Everywhere was threshold and door,
and the world a ghetto of exiles,
a refugee camp for stars and humans alike,
an oildrum under an urban overpass
where I spray-bombed the hunting magic
of the beast masters
who danced to keep warm
under the horns and hides of their sacred shadows.

I have never been anyone
I ever thought I was.
Alone and alone and alone,
the hidden eye under a robe of light,
gazing out at the world from the inside,
I could never claim my thoughts and emotions as my own,
and without realization
I could be the vision
but I could never say that it was mine;
and slowly I was poured out on the ground
like blood and blue wine
and what was left was space, was
the whole palace in a single cornerstone,
a way of keeping everything in mind
and mind in everything,
of holding the world with an open hand,
letting the rivers
slip through the delta of my fingers
back to the sea they issued from
and I was always the last drop of water
to leave the moon. Empty and dry,
I lived on ashes and salt, a gnawing thing,
breaking its teeth on minerals,
trying to build a house of transformation
with glass nails, speaking
in the liberated tongues of broken mirrors.

How many days, deserts, dragons,
surviving on the marrow
of thorns, fangs, claws,
on the exhausted fruits of the fire,
on the flakes of blood
I shed like brittle roses,
like the paint of a condemned post office.

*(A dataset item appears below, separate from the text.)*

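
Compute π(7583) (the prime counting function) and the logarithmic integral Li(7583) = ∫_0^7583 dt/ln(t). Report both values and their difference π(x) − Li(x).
π(7583) = 963;  Li(7583) ≈ 979.88;  π(x) − Li(x) ≈ -16.88.

Direct count of primes ≤ 7583 gives π(7583) = 963. Numerical evaluation of the logarithmic integral gives Li(7583) ≈ 979.88. The difference π(x) − Li(x) ≈ -16.88 is typically negative for small/moderate x (Li(x) overestimates), though Littlewood's theorem shows this sign changes infinitely often.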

There was no more meat on the bones of the gate
and my heart turned into a loaf of coal.
My annihilation was perfected
in the crucible of my skull
by an excruciating isolation
that wept like the swords of diamond clarities
and the women and the children and the books,
and the abandoned shrine
in the tiny grove of my name,
fell away behind me
like wharves in my wake,
points of departure,
everything I’d ever cherished
lost in the undertow of the abyss.

Days of defamation and reptilian discretion.
I lived on nothing, a habit of breathing,
my heart a looping reflex,
terrified by the carnivorous gray of everything,
the short somewhere in the house
that would burn everything down,
the unforeseen event
that would snatch me
from the auroral approach of joy
by making me stand at the window
behind the stone curtains
of a harsher delusion,
always returning me to the same moment
as if a lesson I hadn’t quite mastered yet,
convinced again and again I was a chronic clown
proofreading the encyclopedic obituary
of someone who didn’t know when to quit.